O lançamento oficial do RNI foi anunciado esta semana, em Brasília, durante reunião da Agência Nacional de Vigilância Sanitária com representantes da SBOT e da Sociedade Brasileira de Hemodinâmica e Cardiologia Intervencionista, que participaram do projeto-piloto o qual, durante os últimos meses fez o registro dos implantes ortopédicos e dos ‘stents’ cardiológicos realizados em seis hospitais brasileiros.

O ortopedista Sergio Okane que, na SBOT, coordena o projeto juntamente com Luiz Carlos Sobania, adianta que a implementação do programa de registro dos implantes deve aumentar sua abrangência paulatinamente no território brasileiro e segue uma tendência mundial, pois vários países já tem registro do que acontece com as próteses implantadas nos pacientes.

A mudança do perfil epidemiológico do nosso país, com o envelhecimento da população, faz com que aumente constantemente o número de brasileiros que precisam de implantes, principalmente de joelho e quadril.
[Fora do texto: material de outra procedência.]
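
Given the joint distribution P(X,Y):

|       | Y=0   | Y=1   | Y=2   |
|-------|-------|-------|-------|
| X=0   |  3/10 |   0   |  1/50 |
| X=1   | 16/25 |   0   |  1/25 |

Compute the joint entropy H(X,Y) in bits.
1.2318 bits

H(X,Y) = -Σ_{x,y} P(x,y) log₂ P(x,y). Per-cell terms -P(x,y)·log₂P(x,y):
  X=0: 0.52109, 0.00000, 0.11288
  X=1: 0.41207, 0.00000, 0.18575
  (cells with P = 0 contribute 0)
Sum of the 6 terms: H(X,Y) = 1.2318 bits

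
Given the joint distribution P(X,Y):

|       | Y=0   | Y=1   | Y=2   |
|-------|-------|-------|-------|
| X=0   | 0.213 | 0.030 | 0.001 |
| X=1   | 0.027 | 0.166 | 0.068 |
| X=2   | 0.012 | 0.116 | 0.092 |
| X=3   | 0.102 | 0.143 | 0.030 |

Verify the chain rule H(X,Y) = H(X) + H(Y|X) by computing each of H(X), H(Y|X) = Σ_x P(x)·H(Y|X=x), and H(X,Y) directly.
H(X) = 1.9951 bits, H(Y|X) = 1.1190 bits, H(X,Y) = 3.1141 bits

Marginal of X (row sums):
  P(X=0) = 0.213 + 0.030 + 0.001 = 0.244
  P(X=1) = 0.027 + 0.166 + 0.068 = 0.261
  P(X=2) = 0.012 + 0.116 + 0.092 = 0.220
  P(X=3) = 0.102 + 0.143 + 0.030 = 0.275
H(X) = -[0.244·log₂(0.244) + 0.261·log₂(0.261) + 0.220·log₂(0.220) + 0.275·log₂(0.275)]
  = 0.49655 + 0.50579 + 0.48057 + 0.51219 = 1.9951 bits

H(Y|X) = Σ_x P(x)·H(Y|X=x):
  X=0: P(X=0) = 0.244, P(Y|X=0) = (213/244, 15/122, 1/244) → H(Y|X=0) = 0.57541
  X=1: P(X=1) = 0.261, P(Y|X=1) = (3/29, 166/261, 68/261) → H(Y|X=1) = 1.25938
  X=2: P(X=2) = 0.220, P(Y|X=2) = (3/55, 29/55, 23/55) → H(Y|X=2) = 1.24175
  X=3: P(X=3) = 0.275, P(Y|X=3) = (102/275, 13/25, 6/55) → H(Y|X=3) = 1.36999
H(Y|X) = 0.244·0.57541 + 0.261·1.25938 + 0.220·1.24175 + 0.275·1.36999 = 1.1190 bits

H(X,Y) = -Σ_{x,y} P(x,y) log₂ P(x,y). Per-cell terms -P(x,y)·log₂P(x,y):
  X=0: 0.47522, 0.15177, 0.00997
  X=1: 0.14069, 0.43006, 0.26373
  X=2: 0.07657, 0.36051, 0.31668
  X=3: 0.33592, 0.40125, 0.15177
Sum of the 12 terms: H(X,Y) = 3.1141 bits

Chain rule check:
  H(X) + H(Y|X) = 1.9951 + 1.1190 = 3.1141 bits
  H(X,Y) = 3.1141 bits
✓ Chain rule verified.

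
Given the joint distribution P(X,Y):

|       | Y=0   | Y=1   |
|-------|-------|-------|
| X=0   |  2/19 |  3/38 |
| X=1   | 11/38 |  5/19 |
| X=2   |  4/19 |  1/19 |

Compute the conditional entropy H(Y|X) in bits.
0.9232 bits

H(Y|X) = H(X,Y) - H(X)

H(X,Y) = -Σ_{x,y} P(x,y) log₂ P(x,y). Per-cell terms -P(x,y)·log₂P(x,y):
  X=0: 0.34189, 0.28918
  X=1: 0.51772, 0.50684
  X=2: 0.47325, 0.22358
Sum of the 6 terms: H(X,Y) = 2.3525 bits

Marginal of X (row sums):
  P(X=0) = 2/19 + 3/38 = 7/38
  P(X=1) = 11/38 + 5/19 = 21/38
  P(X=2) = 4/19 + 1/19 = 5/19
H(X) = -[(7/38)·log₂(7/38) + (21/38)·log₂(21/38) + (5/19)·log₂(5/19)]
  = 0.44958 + 0.47284 + 0.50684 = 1.4293 bits

H(Y|X) = H(X,Y) - H(X) = 2.3525 - 1.4293 = 0.9232 bits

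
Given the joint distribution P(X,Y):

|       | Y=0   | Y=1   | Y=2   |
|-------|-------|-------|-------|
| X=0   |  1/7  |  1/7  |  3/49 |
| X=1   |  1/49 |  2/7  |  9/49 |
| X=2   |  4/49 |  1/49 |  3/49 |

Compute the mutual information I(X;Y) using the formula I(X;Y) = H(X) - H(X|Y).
0.2145 bits

I(X;Y) = H(X) - H(X|Y)

Marginal of X (row sums):
  P(X=0) = 1/7 + 1/7 + 3/49 = 17/49
  P(X=1) = 1/49 + 2/7 + 9/49 = 24/49
  P(X=2) = 4/49 + 1/49 + 3/49 = 8/49
H(X) = -[(17/49)·log₂(17/49) + (24/49)·log₂(24/49) + (8/49)·log₂(8/49)]
  = 0.52986 + 0.50437 + 0.42689 = 1.4611 bits

Marginal of Y (column sums):
  P(Y=0) = 1/7 + 1/49 + 4/49 = 12/49
  P(Y=1) = 1/7 + 2/7 + 1/49 = 22/49
  P(Y=2) = 3/49 + 9/49 + 3/49 = 15/49
H(X|Y) = Σ_y P(y)·H(X|Y=y):
  Y=0: P(Y=0) = 12/49, P(X|Y=0) = (7/12, 1/12, 1/3) → H(X|Y=0) = 1.28067
  Y=1: P(Y=1) = 22/49, P(X|Y=1) = (7/22, 7/11, 1/22) → H(X|Y=1) = 1.14332
  Y=2: P(Y=2) = 15/49, P(X|Y=2) = (1/5, 3/5, 1/5) → H(X|Y=2) = 1.37095
H(X|Y) = (12/49)·1.28067 + (22/49)·1.14332 + (15/49)·1.37095 = 1.2466 bits

I(X;Y) = H(X) - H(X|Y) = 1.4611 - 1.2466 = 0.2145 bits

Cross-check via I(X;Y) = H(X) + H(Y) - H(X,Y): computing H(Y) from the column sums and H(X,Y) from the 9 cells in the same way gives H(Y) = 1.5386 bits and H(X,Y) = 2.7852 bits, so
I(X;Y) = 1.4611 + 1.5386 - 2.7852 = 0.2145 bits ✓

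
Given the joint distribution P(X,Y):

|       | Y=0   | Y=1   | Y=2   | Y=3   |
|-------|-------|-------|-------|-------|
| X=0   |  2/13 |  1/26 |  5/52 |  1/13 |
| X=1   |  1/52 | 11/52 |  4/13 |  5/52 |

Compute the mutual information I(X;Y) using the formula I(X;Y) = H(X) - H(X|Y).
0.2138 bits

I(X;Y) = H(X) - H(X|Y)

Marginal of X (row sums):
  P(X=0) = 2/13 + 1/26 + 5/52 + 1/13 = 19/52
  P(X=1) = 1/52 + 11/52 + 4/13 + 5/52 = 33/52
H(X) = -[(19/52)·log₂(19/52) + (33/52)·log₂(33/52)]
  = 0.53073 + 0.41634 = 0.9471 bits

Marginal of Y (column sums):
  P(Y=0) = 2/13 + 1/52 = 9/52
  P(Y=1) = 1/26 + 11/52 = 1/4
  P(Y=2) = 5/52 + 4/13 = 21/52
  P(Y=3) = 1/13 + 5/52 = 9/52
H(X|Y) = Σ_y P(y)·H(X|Y=y):
  Y=0: P(Y=0) = 9/52, P(X|Y=0) = (8/9, 1/9) → H(X|Y=0) = 0.50326
  Y=1: P(Y=1) = 1/4, P(X|Y=1) = (2/13, 11/13) → H(X|Y=1) = 0.61938
  Y=2: P(Y=2) = 21/52, P(X|Y=2) = (5/21, 16/21) → H(X|Y=2) = 0.79186
  Y=3: P(Y=3) = 9/52, P(X|Y=3) = (4/9, 5/9) → H(X|Y=3) = 0.99108
H(X|Y) = (9/52)·0.50326 + (1/4)·0.61938 + (21/52)·0.79186 + (9/52)·0.99108 = 0.7333 bits

I(X;Y) = H(X) - H(X|Y) = 0.9471 - 0.7333 = 0.2138 bits

Cross-check via I(X;Y) = H(X) + H(Y) - H(X,Y): computing H(Y) from the column sums and H(X,Y) from the 8 cells in the same way gives H(Y) = 1.9042 bits and H(X,Y) = 2.6375 bits, so
I(X;Y) = 0.9471 + 1.9042 - 2.6375 = 0.2138 bits ✓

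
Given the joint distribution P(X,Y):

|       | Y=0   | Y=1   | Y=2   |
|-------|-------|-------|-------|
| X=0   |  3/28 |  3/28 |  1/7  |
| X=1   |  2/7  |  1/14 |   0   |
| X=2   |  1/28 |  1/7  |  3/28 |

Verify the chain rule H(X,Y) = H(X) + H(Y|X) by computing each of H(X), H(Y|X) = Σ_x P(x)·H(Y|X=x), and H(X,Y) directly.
H(X) = 1.5774 bits, H(Y|X) = 1.2205 bits, H(X,Y) = 2.7979 bits

Marginal of X (row sums):
  P(X=0) = 3/28 + 3/28 + 1/7 = 5/14
  P(X=1) = 2/7 + 1/14 + 0 = 5/14
  P(X=2) = 1/28 + 1/7 + 3/28 = 2/7
H(X) = -[(5/14)·log₂(5/14) + (5/14)·log₂(5/14) + (2/7)·log₂(2/7)]
  = 0.53051 + 0.53051 + 0.51639 = 1.5774 bits

H(Y|X) = Σ_x P(x)·H(Y|X=x):
  X=0: P(X=0) = 5/14, P(Y|X=0) = (3/10, 3/10, 2/5) → H(Y|X=0) = 1.57095
  X=1: P(X=1) = 5/14, P(Y|X=1) = (4/5, 1/5, 0) → H(Y|X=1) = 0.72193
  X=2: P(X=2) = 2/7, P(Y|X=2) = (1/8, 1/2, 3/8) → H(Y|X=2) = 1.40564
H(Y|X) = (5/14)·1.57095 + (5/14)·0.72193 + (2/7)·1.40564 = 1.2205 bits

H(X,Y) = -Σ_{x,y} P(x,y) log₂ P(x,y). Per-cell terms -P(x,y)·log₂P(x,y):
  X=0: 0.34526, 0.34526, 0.40105
  X=1: 0.51639, 0.27195, 0.00000
  X=2: 0.17169, 0.40105, 0.34526
  (cells with P = 0 contribute 0)
Sum of the 9 terms: H(X,Y) = 2.7979 bits

Chain rule check:
  H(X) + H(Y|X) = 1.5774 + 1.2205 = 2.7979 bits
  H(X,Y) = 2.7979 bits
✓ Chain rule verified.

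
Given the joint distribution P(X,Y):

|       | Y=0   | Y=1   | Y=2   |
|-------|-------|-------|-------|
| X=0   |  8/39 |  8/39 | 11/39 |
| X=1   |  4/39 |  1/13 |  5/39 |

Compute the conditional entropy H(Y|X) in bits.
1.5637 bits

H(Y|X) = H(X,Y) - H(X)

H(X,Y) = -Σ_{x,y} P(x,y) log₂ P(x,y). Per-cell terms -P(x,y)·log₂P(x,y):
  X=0: 0.46880, 0.46880, 0.51502
  X=1: 0.33696, 0.28465, 0.37993
Sum of the 6 terms: H(X,Y) = 2.4542 bits

Marginal of X (row sums):
  P(X=0) = 8/39 + 8/39 + 11/39 = 9/13
  P(X=1) = 4/39 + 1/13 + 5/39 = 4/13
H(X) = -[(9/13)·log₂(9/13) + (4/13)·log₂(4/13)]
  = 0.36728 + 0.52321 = 0.8905 bits

H(Y|X) = H(X,Y) - H(X) = 2.4542 - 0.8905 = 1.5637 bits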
O RNI permitirá saber quais os implantes mais eficazes, qual a reação dos pacientes ao longo do tempo, aquilatando sua qualidade de vida, demonstrando as próteses que resistem mais tempo, postergando a necessidade de sua substituição.

A Anvisa acrescenta, na nota que divulgou, que “com as informações do sistema será possível gerar informações acerca dos produtos implantados, das técnicas cirúrgicas utilizadas, do perfil dos pacientes e dos serviços de saúde envolvidos”. Esses dados, continua a nota, serão úteis para aprimorar a regulação dos produtos implantáveis, bem como indicar as melhores condutas terapêuticas e os materiais mais adequados e esclarece que o RNI “foi desenvolvido em parceria com a Universidade Federal de Santa Catarina e com o apoio da SBOT e da Sociedade Brasileira de Hemodinâmica e Cardiologia Intervencionista”.